Standard & Poor’s (S&P) Global Ratings revised its outlook on Romania from stable to negative. The rating remains triple B, meaning at the edge recommended for investments, explaining that the Romanian economy has slowed down, while the budget deficit is on the rise.
The expenses engaged by the previous PSD government have forced the incumbent Liberal cabinet to revise the fiscal targets for 2019 and 2020, amid economic slowdown.
“Planned wage and pension increases will contribute to a widening of Romania’s already substantial current account deficit through 2020. While we assume significant fiscal consolidation commences next year, the rigid budget structure and volatile policy environment pose risks to that assumption. We are therefore revising our outlook on Romania to negative from stable, and affirming our ‘BBB-/A-3’ ratings,” says a press release.
According to S&P, the outlook revision reflects increasing risks to Romania´s economic and fiscal stability should policymakers be unsuccessful stabilizing and consolidating Romania’s budgetary stance, including from plans to implement further pension hikes from next year.
S&P warned the rating could be downsized in the upcoming 24 months if:
- Fiscal and external imbalances continue to deteriorate and persist for longer than we currently anticipate, with the absence of fiscal consolidation resulting in higher public and external debt than we currently forecast.
- A lack of economic policy synchronization leads to an overextension of real wages and increased exchange rate volatility, with potential negative repercussions on public- and private-sector balance sheets.
Policymakers have increased their projections for the budgetary deficit for 2019 and 2020 to 4.3% and 3.5%, respectively, of GDP from 2.8% and 3.0%, signifying a major deviation from original targets. These revisions largely reflect Romania’s new government’s transparent decision to settle overdue invoices and arrears with suppliers within the 2019 budget while revising downward its expectations for revenue growth.

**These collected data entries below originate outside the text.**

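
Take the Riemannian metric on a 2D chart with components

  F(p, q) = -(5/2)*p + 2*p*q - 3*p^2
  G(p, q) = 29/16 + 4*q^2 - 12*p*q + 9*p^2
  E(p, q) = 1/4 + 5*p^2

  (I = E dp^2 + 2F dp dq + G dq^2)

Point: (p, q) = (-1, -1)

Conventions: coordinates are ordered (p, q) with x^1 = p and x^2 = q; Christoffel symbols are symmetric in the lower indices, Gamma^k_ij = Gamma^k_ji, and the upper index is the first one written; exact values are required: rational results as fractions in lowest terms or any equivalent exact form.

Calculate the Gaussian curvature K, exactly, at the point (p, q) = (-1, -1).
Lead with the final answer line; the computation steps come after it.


Answer: K = -74816/213867

E = 21/4, F = 3/2, G = 45/16, EG - F^2 = 801/64 at the point
E_p = -10, E_q = 0, F_p = 3/2, F_q = -2, G_p = -6, G_q = 4
E_qq = 0, F_pq = 2, G_pp = 18
Brioschi: K = (det M1 - det M2) / (EG - F^2)^2 with the standard first/second-derivative matrices M1, M2.
M1 = [[-E_qq/2 + F_pq - G_pp/2, E_p/2, F_p - E_q/2], [F_q - G_p/2, E, F], [G_q/2, F, G]] = [[-7, -5, 3/2], [1, 21/4, 3/2], [2, 3/2, 45/16]]; det M1 = -6531/64
M2 = [[0, E_q/2, G_p/2], [E_q/2, E, F], [G_p/2, F, G]] = [[0, 0, -3], [0, 21/4, 3/2], [-3, 3/2, 45/16]]; det M2 = -189/4
det M1 - det M2 = -3507/64; K = -3507/64 / (801/64)^2 = -74816/213867


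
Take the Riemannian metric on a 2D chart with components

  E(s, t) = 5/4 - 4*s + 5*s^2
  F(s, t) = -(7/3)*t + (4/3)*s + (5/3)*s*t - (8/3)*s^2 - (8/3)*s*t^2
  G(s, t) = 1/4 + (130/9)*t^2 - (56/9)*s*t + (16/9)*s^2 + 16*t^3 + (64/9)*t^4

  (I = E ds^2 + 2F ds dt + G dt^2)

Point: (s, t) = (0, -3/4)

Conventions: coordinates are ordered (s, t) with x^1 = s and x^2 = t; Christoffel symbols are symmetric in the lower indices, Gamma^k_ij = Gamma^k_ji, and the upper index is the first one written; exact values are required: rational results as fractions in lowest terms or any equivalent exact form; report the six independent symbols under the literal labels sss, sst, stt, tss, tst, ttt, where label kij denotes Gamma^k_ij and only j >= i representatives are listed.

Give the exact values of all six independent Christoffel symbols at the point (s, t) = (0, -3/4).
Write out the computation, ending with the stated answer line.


E = 5/4, F = 7/4, G = 31/8 at the point
E_s = -4, E_t = 0, F_s = -17/12, F_t = -7/3, G_s = 14/3, G_t = -20/3
EG - F^2 = 57/32;  g^inv = (32/57) * [[31/8, -7/4], [-7/4, 5/4]]
first-kind symbols [ij,l] = (1/2)(d_i g_jl + d_j g_il - d_l g_ij): [ss,s] = E_s/2 = -2, [ss,t] = F_s - E_t/2 = -17/12, [st,s] = E_t/2 = 0, [st,t] = G_s/2 = 7/3, [tt,s] = F_t - G_s/2 = -14/3, [tt,t] = G_t/2 = -10/3
Gamma^s_ij = (G*[ij,s] - F*[ij,t])/(EG - F^2), Gamma^t_ij = (E*[ij,t] - F*[ij,s])/(EG - F^2)

Answer: Gamma_sss = -506/171, Gamma_sst = -392/171, Gamma_stt = -392/57, Gamma_tss = 166/171, Gamma_tst = 280/171, Gamma_ttt = 128/57


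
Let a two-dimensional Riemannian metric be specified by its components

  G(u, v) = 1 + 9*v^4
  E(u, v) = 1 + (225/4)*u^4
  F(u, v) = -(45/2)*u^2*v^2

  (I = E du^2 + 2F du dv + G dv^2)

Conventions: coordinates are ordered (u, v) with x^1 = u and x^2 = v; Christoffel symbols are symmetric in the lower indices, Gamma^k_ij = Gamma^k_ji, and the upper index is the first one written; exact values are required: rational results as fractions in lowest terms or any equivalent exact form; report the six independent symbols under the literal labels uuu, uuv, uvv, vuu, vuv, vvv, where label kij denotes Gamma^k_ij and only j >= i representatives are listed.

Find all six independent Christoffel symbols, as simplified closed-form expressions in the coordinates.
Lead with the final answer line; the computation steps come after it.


Answer: Gamma_uuu = 450*u^3/(225*u^4 + 36*v^4 + 4), Gamma_uuv = 0, Gamma_uvv = -180*u^2*v/(225*u^4 + 36*v^4 + 4), Gamma_vuu = -180*u*v^2/(225*u^4 + 36*v^4 + 4), Gamma_vuv = 0, Gamma_vvv = 72*v^3/(225*u^4 + 36*v^4 + 4)

E = 1 + (225/4)*u^4; F = -(45/2)*u^2*v^2; G = 1 + 9*v^4
Gamma^k_ij = (1/2) g^{kl} (d_i g_jl + d_j g_il - d_l g_ij), with g^inv = (1/(EG-F^2)) [[G, -F], [-F, E]]
first partials: E_u = 225*u^3, E_v = 0, F_u = -45*u*v^2, F_v = -45*u^2*v, G_u = 0, G_v = 36*v^3
D = EG - F^2 = 1 + 9*v^4 + (225/4)*u^4
expanded: Gamma^u_uu = (G E_u - 2F F_u + F E_v)/(2D), Gamma^u_uv = (G E_v - F G_u)/(2D), Gamma^u_vv = (2G F_v - G G_u - F G_v)/(2D), Gamma^v_uu = (2E F_u - E E_v - F E_u)/(2D), Gamma^v_uv = (E G_u - F E_v)/(2D), Gamma^v_vv = (E G_v - 2F F_v + F G_u)/(2D); substitute and cancel common factors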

However, we believe there are grounds to question the realism of the revised budgetary targets over the 2020-2022 period. First, we understand the government intends to stand by the pension hikes mandated in the July 2019 pension law, leading to over 3% of GDP in cumulative pension spending increases in 2020-2022.

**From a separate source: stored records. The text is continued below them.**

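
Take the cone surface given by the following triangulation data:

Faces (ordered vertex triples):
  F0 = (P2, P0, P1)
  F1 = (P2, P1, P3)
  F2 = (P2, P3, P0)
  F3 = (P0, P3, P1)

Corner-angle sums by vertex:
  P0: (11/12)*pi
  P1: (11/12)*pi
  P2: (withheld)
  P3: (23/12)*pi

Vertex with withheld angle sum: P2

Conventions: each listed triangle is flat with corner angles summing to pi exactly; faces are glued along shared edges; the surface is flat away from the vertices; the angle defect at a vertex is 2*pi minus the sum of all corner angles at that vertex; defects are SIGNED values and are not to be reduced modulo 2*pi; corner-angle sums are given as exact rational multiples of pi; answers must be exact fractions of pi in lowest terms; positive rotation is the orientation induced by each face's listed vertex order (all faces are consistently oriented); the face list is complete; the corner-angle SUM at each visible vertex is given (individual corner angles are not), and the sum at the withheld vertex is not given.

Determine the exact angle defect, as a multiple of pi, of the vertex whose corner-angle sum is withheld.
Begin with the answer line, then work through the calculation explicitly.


Answer: defect(P2) = (7/4)*pi

V = 4, E = 6, F = 4; chi = V - E + F = 2
Gauss-Bonnet: total defect = 2*pi*chi = 4*pi; visible defects sum to (9/4)*pi


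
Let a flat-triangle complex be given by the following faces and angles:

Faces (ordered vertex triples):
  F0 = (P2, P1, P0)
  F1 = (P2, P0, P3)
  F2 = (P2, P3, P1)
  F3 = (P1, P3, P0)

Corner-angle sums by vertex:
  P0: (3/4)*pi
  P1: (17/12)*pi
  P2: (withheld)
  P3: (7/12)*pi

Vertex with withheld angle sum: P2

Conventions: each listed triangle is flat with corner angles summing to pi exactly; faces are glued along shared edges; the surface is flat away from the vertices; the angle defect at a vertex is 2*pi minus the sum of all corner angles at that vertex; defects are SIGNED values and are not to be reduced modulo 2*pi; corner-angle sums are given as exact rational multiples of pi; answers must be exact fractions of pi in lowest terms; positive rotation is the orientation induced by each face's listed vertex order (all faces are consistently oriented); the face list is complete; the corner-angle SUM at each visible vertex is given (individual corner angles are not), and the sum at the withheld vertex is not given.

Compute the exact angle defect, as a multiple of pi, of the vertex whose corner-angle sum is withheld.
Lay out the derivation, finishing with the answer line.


V = 4, E = 6, F = 4; chi = V - E + F = 2
Gauss-Bonnet: total defect = 2*pi*chi = 4*pi; visible defects sum to (13/4)*pi

Answer: defect(P2) = (3/4)*pi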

Second, in our view, any plans for offsetting budgetary measures are complicated by the upcoming election cycle. Given that the general government deficit will likely exceed the EU’s 3% of GDP Excessive Deficit Procedure (EDP) ceiling this year and next, Romania may not be able to avoid the EDP determined by the European Commission under the Stability and Growth Pact. Romania was last subject to the EDP from 2009 to 2013.
Third, an economic slowdown would weigh on government revenues, leading to further budgetary pressures. Under our base-case macroeconomic scenario, we assume growth remaining close to 3% through 2022.
Despite these concerns, we have decided to affirm the rating given comparatively low stocks of general government and external debt. The affirmation also reflects Romania’s EU membership, which benefits its institutional framework, in our opinion. Constraints to the ratings include low economic wealth, relatively weak administrative capacity, an unpredictable policy environment, and only average monetary flexibility relative to peers.